Wenn man fragt, warum trotz der chronischen Steuerungsdefizite an dem immer wieder gescheiterten Ansatz festgehalten wird, die Berliner Verwaltung im breiten Konsens zu reformieren, findet man eine gute Antwort bei dem sehr engagierten und von uns sehr geschätzten Staatssekretär Frank Nägele.

Er machte deutlich, dass besonders die Senatsverwaltungen eine Fachaufsicht und die damit verbundene Verantwortung für die Steuerung nicht wollen.

Parteien und Bezirke pflegen ihre Egoismen

Dazu passt auch, dass man sich in Vorbereitung des „Zukunftspakts“ auch nicht darauf einigen konnte, in allen Bezirken gleiche Abteilungsstrukturen zu schaffen. Obwohl diese Forderung im Rat der Bürgermeister eine 8:5 Mehrheit gefunden hat. Es haben sich mal wieder parteiliche und bezirkliche Egoismen gegen eine effektive und bürgerfreundliche Verwaltungsstruktur durchgesetzt.

Im „Zukunftspakt“ wird auch beschrieben, wie das Problem der „Doppelzuständigkeiten“ gelöst werden soll. Als Ziel dieses Reformprojektes wird für das erste Quartal 2020 definiert: „Stellungnahme des Rats der Bürgermeister zum Stand der Bearbeitung, Überprüfen der Wirksamkeit sowie Anwendbarkeit des bisherigen Vorgehens.“ Aber was soll geschehen, wenn diese Stellungnahme vorliegt? Das wird nicht gesagt.

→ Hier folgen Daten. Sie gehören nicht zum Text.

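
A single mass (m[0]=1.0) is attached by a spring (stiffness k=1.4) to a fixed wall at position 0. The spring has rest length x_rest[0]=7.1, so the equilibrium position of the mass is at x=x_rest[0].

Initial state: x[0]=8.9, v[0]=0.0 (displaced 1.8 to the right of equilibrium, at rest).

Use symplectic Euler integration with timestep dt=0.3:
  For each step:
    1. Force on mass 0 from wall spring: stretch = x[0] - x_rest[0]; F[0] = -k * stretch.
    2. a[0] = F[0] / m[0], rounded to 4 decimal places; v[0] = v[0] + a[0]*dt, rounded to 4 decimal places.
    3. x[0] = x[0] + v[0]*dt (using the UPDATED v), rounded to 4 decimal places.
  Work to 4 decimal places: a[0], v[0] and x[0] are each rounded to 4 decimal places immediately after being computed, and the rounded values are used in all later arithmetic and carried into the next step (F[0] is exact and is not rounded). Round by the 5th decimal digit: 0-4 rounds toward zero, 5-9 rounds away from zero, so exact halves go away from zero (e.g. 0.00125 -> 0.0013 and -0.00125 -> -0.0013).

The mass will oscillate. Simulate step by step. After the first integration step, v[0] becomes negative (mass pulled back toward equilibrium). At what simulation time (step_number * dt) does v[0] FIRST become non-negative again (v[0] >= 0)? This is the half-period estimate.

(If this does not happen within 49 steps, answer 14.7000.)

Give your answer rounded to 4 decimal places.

Answer: 2.7000

Derivation:
Step 0: x=[8.9000] v=[0.0000]
Step 1: x=[8.6732] v=[-0.7560]
Step 2: x=[8.2482] v=[-1.4168]
Step 3: x=[7.6785] v=[-1.8991]
Step 4: x=[7.0359] v=[-2.1421]
Step 5: x=[6.4013] v=[-2.1152]
Step 6: x=[5.8548] v=[-1.8217]
Step 7: x=[5.4652] v=[-1.2987]
Step 8: x=[5.2816] v=[-0.6121]
Step 9: x=[5.3271] v=[0.1516]
First v>=0 after going negative at step 9, time=2.7000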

Leider ist dies typisch für viele der neuen Reformprojekte. In der Regel ist der Pakt erfüllt, wenn Konzepte vorliegen. Deren Umsetzung in einem verbindlichen Zeitrahmen wurde zumeist nicht vereinbart. Es drängt sich die Frage auf: Was unterscheidet diesen „Zukunftspakt“ von den ungezählten Absichtserklärungen zur Verwaltungsreform der letzten 20 Jahre?

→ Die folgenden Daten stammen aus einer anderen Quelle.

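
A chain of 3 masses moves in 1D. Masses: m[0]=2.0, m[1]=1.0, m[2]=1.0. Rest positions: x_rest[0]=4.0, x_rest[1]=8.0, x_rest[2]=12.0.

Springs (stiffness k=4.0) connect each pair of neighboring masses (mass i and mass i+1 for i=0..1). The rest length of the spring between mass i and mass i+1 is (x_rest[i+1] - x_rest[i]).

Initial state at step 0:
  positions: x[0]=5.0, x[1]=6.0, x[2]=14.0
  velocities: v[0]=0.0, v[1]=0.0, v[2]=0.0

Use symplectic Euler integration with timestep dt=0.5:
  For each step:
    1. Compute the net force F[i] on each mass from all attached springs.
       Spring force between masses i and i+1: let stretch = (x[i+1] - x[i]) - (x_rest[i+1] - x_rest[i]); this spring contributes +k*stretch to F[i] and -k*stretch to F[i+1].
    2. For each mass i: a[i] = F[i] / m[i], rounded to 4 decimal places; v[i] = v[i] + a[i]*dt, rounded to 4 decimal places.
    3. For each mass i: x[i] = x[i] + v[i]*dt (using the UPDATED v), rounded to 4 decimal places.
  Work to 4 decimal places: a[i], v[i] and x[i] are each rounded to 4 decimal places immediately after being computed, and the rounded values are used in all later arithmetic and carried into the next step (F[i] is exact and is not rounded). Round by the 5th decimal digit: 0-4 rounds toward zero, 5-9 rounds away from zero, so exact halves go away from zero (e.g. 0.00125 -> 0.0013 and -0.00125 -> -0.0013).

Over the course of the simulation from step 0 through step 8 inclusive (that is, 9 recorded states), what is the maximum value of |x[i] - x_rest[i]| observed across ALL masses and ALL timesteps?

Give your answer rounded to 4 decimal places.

Step 0: x=[5.0000 6.0000 14.0000] v=[0.0000 0.0000 0.0000]
Step 1: x=[3.5000 13.0000 10.0000] v=[-3.0000 14.0000 -8.0000]
Step 2: x=[4.7500 7.5000 13.0000] v=[2.5000 -11.0000 6.0000]
Step 3: x=[5.3750 4.7500 14.5000] v=[1.2500 -5.5000 3.0000]
Step 4: x=[3.6875 12.3750 10.2500] v=[-3.3750 15.2500 -8.5000]
Step 5: x=[4.3438 9.1875 12.1250] v=[1.3125 -6.3750 3.7500]
Step 6: x=[5.4219 4.0938 15.0625] v=[2.1562 -10.1874 5.8750]
Step 7: x=[3.8360 11.2969 11.0313] v=[-3.1719 14.4062 -8.0624]
Step 8: x=[3.9805 10.7735 11.2657] v=[0.2890 -1.0468 0.4688]
Max displacement = 5.0000

Answer: 5.0000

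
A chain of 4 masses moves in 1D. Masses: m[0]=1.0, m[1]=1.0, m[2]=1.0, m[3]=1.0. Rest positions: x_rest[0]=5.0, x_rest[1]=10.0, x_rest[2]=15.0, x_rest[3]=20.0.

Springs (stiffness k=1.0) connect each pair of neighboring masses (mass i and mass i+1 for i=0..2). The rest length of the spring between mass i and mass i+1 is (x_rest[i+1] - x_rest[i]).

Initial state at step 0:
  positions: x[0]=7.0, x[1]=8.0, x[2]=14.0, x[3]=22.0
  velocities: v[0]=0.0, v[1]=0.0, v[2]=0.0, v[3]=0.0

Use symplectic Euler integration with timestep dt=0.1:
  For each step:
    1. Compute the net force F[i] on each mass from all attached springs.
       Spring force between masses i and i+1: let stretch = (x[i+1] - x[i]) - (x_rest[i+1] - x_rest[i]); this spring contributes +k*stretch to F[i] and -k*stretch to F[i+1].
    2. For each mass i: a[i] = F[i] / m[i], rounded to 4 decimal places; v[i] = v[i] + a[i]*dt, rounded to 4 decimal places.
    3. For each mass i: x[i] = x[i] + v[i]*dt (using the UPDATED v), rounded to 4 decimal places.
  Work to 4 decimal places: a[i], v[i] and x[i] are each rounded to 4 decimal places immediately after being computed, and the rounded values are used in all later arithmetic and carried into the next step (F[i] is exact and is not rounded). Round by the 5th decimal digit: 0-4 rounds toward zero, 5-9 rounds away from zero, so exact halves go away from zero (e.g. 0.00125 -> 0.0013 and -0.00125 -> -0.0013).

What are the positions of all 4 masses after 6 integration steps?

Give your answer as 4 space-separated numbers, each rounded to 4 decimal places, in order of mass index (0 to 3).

Answer: 6.2213 8.9686 14.4059 21.4044

Derivation:
Step 0: x=[7.0000 8.0000 14.0000 22.0000] v=[0.0000 0.0000 0.0000 0.0000]
Step 1: x=[6.9600 8.0500 14.0200 21.9700] v=[-0.4000 0.5000 0.2000 -0.3000]
Step 2: x=[6.8809 8.1488 14.0598 21.9105] v=[-0.7910 0.9880 0.3980 -0.5950]
Step 3: x=[6.7645 8.2940 14.1190 21.8225] v=[-1.1642 1.4523 0.5920 -0.8801]
Step 4: x=[6.6134 8.4822 14.1970 21.7075] v=[-1.5113 1.8819 0.7799 -1.1505]
Step 5: x=[6.4310 8.7089 14.2930 21.5673] v=[-1.8244 2.2665 0.9595 -1.4016]
Step 6: x=[6.2213 8.9686 14.4059 21.4044] v=[-2.0966 2.5971 1.1285 -1.6290]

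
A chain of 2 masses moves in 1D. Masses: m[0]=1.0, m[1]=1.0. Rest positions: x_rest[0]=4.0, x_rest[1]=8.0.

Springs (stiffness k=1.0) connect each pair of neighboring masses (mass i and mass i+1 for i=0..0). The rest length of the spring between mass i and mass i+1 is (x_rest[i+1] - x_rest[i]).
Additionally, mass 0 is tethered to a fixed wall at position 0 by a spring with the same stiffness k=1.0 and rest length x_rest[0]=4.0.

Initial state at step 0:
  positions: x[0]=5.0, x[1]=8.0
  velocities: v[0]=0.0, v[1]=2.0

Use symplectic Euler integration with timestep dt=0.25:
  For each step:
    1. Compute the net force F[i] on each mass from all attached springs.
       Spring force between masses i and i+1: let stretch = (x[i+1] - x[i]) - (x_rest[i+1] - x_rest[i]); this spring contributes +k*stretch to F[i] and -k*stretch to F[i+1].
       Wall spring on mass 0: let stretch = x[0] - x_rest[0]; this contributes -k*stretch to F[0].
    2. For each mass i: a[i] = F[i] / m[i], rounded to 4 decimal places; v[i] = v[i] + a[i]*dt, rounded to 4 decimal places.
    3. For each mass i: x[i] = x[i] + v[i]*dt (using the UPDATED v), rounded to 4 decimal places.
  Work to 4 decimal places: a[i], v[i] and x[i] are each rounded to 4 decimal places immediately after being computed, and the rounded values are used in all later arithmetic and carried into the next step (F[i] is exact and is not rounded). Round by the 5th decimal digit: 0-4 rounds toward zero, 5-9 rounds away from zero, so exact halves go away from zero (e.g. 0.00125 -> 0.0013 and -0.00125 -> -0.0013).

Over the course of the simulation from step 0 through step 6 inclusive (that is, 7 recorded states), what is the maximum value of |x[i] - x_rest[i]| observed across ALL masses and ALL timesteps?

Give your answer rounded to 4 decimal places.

Answer: 2.7464

Derivation:
Step 0: x=[5.0000 8.0000] v=[0.0000 2.0000]
Step 1: x=[4.8750 8.5625] v=[-0.5000 2.2500]
Step 2: x=[4.6758 9.1445] v=[-0.7969 2.3281]
Step 3: x=[4.4636 9.6972] v=[-0.8487 2.2109]
Step 4: x=[4.2996 10.1728] v=[-0.6562 1.9025]
Step 5: x=[4.2339 10.5314] v=[-0.2628 1.4342]
Step 6: x=[4.2972 10.7464] v=[0.2531 0.8598]
Max displacement = 2.7464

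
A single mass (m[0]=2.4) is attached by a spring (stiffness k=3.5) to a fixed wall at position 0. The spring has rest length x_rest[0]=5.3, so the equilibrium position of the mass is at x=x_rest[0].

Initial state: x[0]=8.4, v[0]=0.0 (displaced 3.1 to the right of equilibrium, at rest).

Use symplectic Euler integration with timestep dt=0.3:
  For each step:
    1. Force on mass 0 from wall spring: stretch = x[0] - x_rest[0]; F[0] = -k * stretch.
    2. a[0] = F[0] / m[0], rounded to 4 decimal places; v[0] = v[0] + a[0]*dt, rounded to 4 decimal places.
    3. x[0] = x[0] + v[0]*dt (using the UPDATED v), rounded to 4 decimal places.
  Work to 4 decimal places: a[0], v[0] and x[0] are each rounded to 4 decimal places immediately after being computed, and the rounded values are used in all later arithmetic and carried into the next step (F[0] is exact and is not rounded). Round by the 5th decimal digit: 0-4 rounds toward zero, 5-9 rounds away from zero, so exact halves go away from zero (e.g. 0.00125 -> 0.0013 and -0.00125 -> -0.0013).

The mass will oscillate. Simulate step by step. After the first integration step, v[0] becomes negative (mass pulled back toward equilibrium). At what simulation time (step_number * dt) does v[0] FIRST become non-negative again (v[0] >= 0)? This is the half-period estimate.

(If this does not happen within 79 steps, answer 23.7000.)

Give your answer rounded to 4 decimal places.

Step 0: x=[8.4000] v=[0.0000]
Step 1: x=[7.9931] v=[-1.3562]
Step 2: x=[7.2328] v=[-2.5344]
Step 3: x=[6.2188] v=[-3.3800]
Step 4: x=[5.0842] v=[-3.7820]
Step 5: x=[3.9779] v=[-3.6876]
Step 6: x=[3.0451] v=[-3.1092]
Step 7: x=[2.4083] v=[-2.1227]
Step 8: x=[2.1510] v=[-0.8576]
Step 9: x=[2.3070] v=[0.5201]
First v>=0 after going negative at step 9, time=2.7000

Answer: 2.7000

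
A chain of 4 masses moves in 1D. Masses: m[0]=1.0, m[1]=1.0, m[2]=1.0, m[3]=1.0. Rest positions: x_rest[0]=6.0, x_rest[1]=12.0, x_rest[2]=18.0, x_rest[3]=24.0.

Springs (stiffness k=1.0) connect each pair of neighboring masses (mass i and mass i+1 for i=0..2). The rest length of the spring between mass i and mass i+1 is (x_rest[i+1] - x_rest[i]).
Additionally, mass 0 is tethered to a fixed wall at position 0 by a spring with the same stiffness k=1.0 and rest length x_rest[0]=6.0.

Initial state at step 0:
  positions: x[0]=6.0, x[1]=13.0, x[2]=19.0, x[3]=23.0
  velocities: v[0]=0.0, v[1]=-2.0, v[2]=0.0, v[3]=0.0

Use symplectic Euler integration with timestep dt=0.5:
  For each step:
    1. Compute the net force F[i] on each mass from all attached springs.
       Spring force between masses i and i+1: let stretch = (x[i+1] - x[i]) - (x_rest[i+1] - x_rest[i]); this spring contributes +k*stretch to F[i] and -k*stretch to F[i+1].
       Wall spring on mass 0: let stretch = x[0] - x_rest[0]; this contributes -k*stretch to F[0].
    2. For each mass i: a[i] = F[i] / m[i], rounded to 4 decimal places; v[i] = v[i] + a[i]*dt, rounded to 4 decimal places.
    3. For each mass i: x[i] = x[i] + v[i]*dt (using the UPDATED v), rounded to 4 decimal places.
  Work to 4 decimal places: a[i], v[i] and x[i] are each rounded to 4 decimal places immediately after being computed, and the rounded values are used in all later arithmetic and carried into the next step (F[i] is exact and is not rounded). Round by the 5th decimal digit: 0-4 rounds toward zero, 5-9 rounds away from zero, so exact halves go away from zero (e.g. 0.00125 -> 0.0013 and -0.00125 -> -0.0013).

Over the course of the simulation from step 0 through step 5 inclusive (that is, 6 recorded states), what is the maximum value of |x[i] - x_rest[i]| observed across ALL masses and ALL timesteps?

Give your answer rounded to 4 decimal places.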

Das zweite große Vorhaben , die Digitalisierung der Verwaltung, behandelt der „Zukunftspakt"“ it schwergewichtigen Überschriften wie: Bessere Anbindung an das Breitbandnetz, Organisations- und Rollenkonzept „Digitalisierung“, Arbeit des IKT-Lenkungsrats (IKT für Informations- und Kommunikationstechnik, Anm. d. Red.), Aufstellung des ITDZ (für IT-Dienstleistungszentrum, Anm. d. Red.) als Landesdienstleister“. Das hat mit der Forderung der Kommission von Heinrich Alt, die Digitalisierung der Landesverwaltung zur Chefsache zu machen, kaum etwas zu tun. Es geht nur um die notwendigen technischen und organisatorischen Voraussetzungen.

Berlins Regierungen mangelt es an Weitblick

Der „Zukunftspakt“ soll offenbar nur dafür sorgen, dass ein bestehendes Gremium, der IKT-Lenkungsrat, endlich arbeitsfähig wird. Ein bitteres Eingeständnis, dass es die zuständige Staatssekretärin Sabine Smentek (noch immer) nicht hinbekommt. Das ist Berlin.

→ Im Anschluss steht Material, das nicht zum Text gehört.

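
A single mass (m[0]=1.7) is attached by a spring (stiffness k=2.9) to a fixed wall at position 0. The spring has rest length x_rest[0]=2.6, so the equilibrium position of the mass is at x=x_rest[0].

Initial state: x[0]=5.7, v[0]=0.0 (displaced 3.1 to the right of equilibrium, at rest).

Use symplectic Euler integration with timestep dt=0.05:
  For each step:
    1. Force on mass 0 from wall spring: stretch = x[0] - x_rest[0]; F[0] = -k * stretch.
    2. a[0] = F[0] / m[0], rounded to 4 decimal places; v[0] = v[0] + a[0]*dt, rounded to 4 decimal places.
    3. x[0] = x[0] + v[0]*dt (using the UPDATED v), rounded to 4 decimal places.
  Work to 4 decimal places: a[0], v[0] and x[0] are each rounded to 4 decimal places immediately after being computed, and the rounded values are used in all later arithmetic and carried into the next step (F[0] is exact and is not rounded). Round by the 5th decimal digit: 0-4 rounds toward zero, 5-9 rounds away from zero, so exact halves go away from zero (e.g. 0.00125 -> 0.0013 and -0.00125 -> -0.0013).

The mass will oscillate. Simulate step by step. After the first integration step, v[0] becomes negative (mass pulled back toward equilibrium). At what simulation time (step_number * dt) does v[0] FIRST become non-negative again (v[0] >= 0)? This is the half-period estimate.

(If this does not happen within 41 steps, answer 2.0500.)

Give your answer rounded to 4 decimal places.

Step 0: x=[5.7000] v=[0.0000]
Step 1: x=[5.6868] v=[-0.2644]
Step 2: x=[5.6604] v=[-0.5277]
Step 3: x=[5.6210] v=[-0.7887]
Step 4: x=[5.5687] v=[-1.0464]
Step 5: x=[5.5037] v=[-1.2996]
Step 6: x=[5.4263] v=[-1.5473]
Step 7: x=[5.3369] v=[-1.7884]
Step 8: x=[5.2358] v=[-2.0218]
Step 9: x=[5.1235] v=[-2.2466]
Step 10: x=[5.0004] v=[-2.4618]
Step 11: x=[4.8671] v=[-2.6665]
Step 12: x=[4.7241] v=[-2.8599]
Step 13: x=[4.5720] v=[-3.0411]
Step 14: x=[4.4115] v=[-3.2093]
Step 15: x=[4.2433] v=[-3.3638]
Step 16: x=[4.0681] v=[-3.5040]
Step 17: x=[3.8866] v=[-3.6292]
Step 18: x=[3.6997] v=[-3.7389]
Step 19: x=[3.5081] v=[-3.8327]
Step 20: x=[3.3126] v=[-3.9102]
Step 21: x=[3.1141] v=[-3.9710]
Step 22: x=[2.9134] v=[-4.0149]
Step 23: x=[2.7113] v=[-4.0416]
Step 24: x=[2.5087] v=[-4.0511]
Step 25: x=[2.3065] v=[-4.0433]
Step 26: x=[2.1056] v=[-4.0183]
Step 27: x=[1.9068] v=[-3.9761]
Step 28: x=[1.7110] v=[-3.9170]
Step 29: x=[1.5189] v=[-3.8412]
Step 30: x=[1.3315] v=[-3.7490]
Step 31: x=[1.1495] v=[-3.6408]
Step 32: x=[0.9736] v=[-3.5171]
Step 33: x=[0.8047] v=[-3.3784]
Step 34: x=[0.6434] v=[-3.2253]
Step 35: x=[0.4905] v=[-3.0584]
Step 36: x=[0.3466] v=[-2.8785]
Step 37: x=[0.2123] v=[-2.6863]
Step 38: x=[0.0882] v=[-2.4826]
Step 39: x=[-0.0252] v=[-2.2684]
Step 40: x=[-0.1274] v=[-2.0445]
Step 41: x=[-0.2180] v=[-1.8119]
v[0] did not become non-negative within 41 steps; using fallback time=2.0500

Answer: 2.0500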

Ein großer Teil der neuen Reformprojekte (elf von 26) befassen sich übrigens damit, dass Berlin ein „attraktiver Arbeitgeber“ wird. Nach vielen Jahren des harten Sparens ist das sicher wichtig. Andererseits ist es eine selbstverständliche Aufgabe. In Berlin brauchen wir dafür einen „Zukunftspakt“ – wie soll da Hoffnung aufkeimen?

Die 1920 hart umkämpfte Entscheidung für „Groß-Berlin“ zeigt, was auch heute gebraucht wird: Tatkraft und Weitblick der Regierung. Daran mangelt es in unserer Stadt, und zwar unabhängig davon, wer gerade regiert. Nach allem was wir in der Vergangenheit mit Projekten, Kommissionen, Enquetegremien für eine Reform der Berliner Verwaltung erlebt haben, ist zu befürchten, dass auch der „Zukunftspakt“ dort landet, wo schon die anderen Papiere liegen.